Report finds: Deputy justified in fatal shooting of knife-wielding man outside Preston grocery store

Stokes Marketplace

PRESTON, IDAHO — Prosecutors have determined a Franklin County deputy was justified when he shot and killed a 50-year-old Grace man outside a grocery store last fall. Raul Antonio Menjivar-Saabedra was shot three times by Deputy Kelly Biggs, after charging toward law enforcement in the parking lot of Stokes Marketplace.

In a press release, Franklin County Prosecuting Attorney Vic Pearson concluded that there was no evidence to support any criminal charges against deputies or officers. He said, “The facts in this case reveal that Saabedra made himself a clear and immediate danger to Deputy Biggs who was engaged in the lawful performance of his duties.

Pearson’s report also detailed the events that led up to the shooting November 18, 2019. It was compiled from witness statements, video and audio evidence, and other physical evidence gathered by the Pocatello Police Department, who led the investigation.

The report described how 911 dispatch operators received a call from Stokes Marketplace regarding Saabedra around 8:30 p.m. He was reportedly acting suspicious and appeared to be mentally unstable, stating that he was going to be tortured and killed by unknown individuals associated with a church because he had sinned.

Saabedra had a 13 inch kitchen knife that was taken from a store shelf and concealed in his jacket. He continued to show signs of paranoia, telling the deputies and officers repeatedly in Spanish that he wanted them to kill him.

Pearson said law enforcement were able to convince Saabedra to exit the store after about an hour. They continued to speak with him outside, attempting to get him to put the knife down and leave with an ecclesiastical leader that had arrived on the scene.

The report stated that at this point, Saabedra began to pray. He then took several steps toward law enforcement. The three men ordered him to stop and then deployed their duty tasers.

Pearson explained that the tasers had no effect. It was later believed that the clothes Saabedra was wearing prevented the taser prongs from attaching properly.

The report then described the final moments, as Saabedra charged towards Deputy Biggs with the knife in his hand.

Deputy Biggs shot Saabedra once in the shoulder and then two more times, after the suspect continued to move toward him. He landed on his stomach and was then rolled over by another officer so the knife could be removed.

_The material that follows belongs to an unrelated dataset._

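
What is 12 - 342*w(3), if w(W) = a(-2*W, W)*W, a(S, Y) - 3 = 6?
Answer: -9222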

Saabedra was placed onto his side into a recovery type position to clear his airway and life saving measures were started. An ambulance also responded to the scene to attempt to revive the suspect. They pronounced him dead shortly after 10:30 p.m., about two hours after police were first dispatched to the store.

Pearson explained that it was later discovered that Saabedra had just been released from a behavioral health unit in Logan for suicidal threats. He had been there for a week receiving treatment.

Deputy Biggs described to investigators how Saabedra rushed toward him with the tip of the knife blade pointed in an upward direction. He said, “if he did not take some kind of action, he would not have gone home that night.”

The report outlined seven ways the shooting could have been avoided through numerous choices Saabedra refused to make. He said that an officer is justified in using deadly force to overcome resistance when they have probable cause to believe the resistance poses a threat of death or serious physical injury to the officer or other persons.

Pearson concluded, “This appears to be a situation where Saabedra was attempting ‘suicide by cop’ and succeeded in his attempt.

Franklin County Sheriff David Fryar said the deputies involved in the shooting had been on administrative leave during the investigation. They were cleared this week to return to work.

Saabedra was originally from El-Salvador. He was working at a dairy farm in Grace.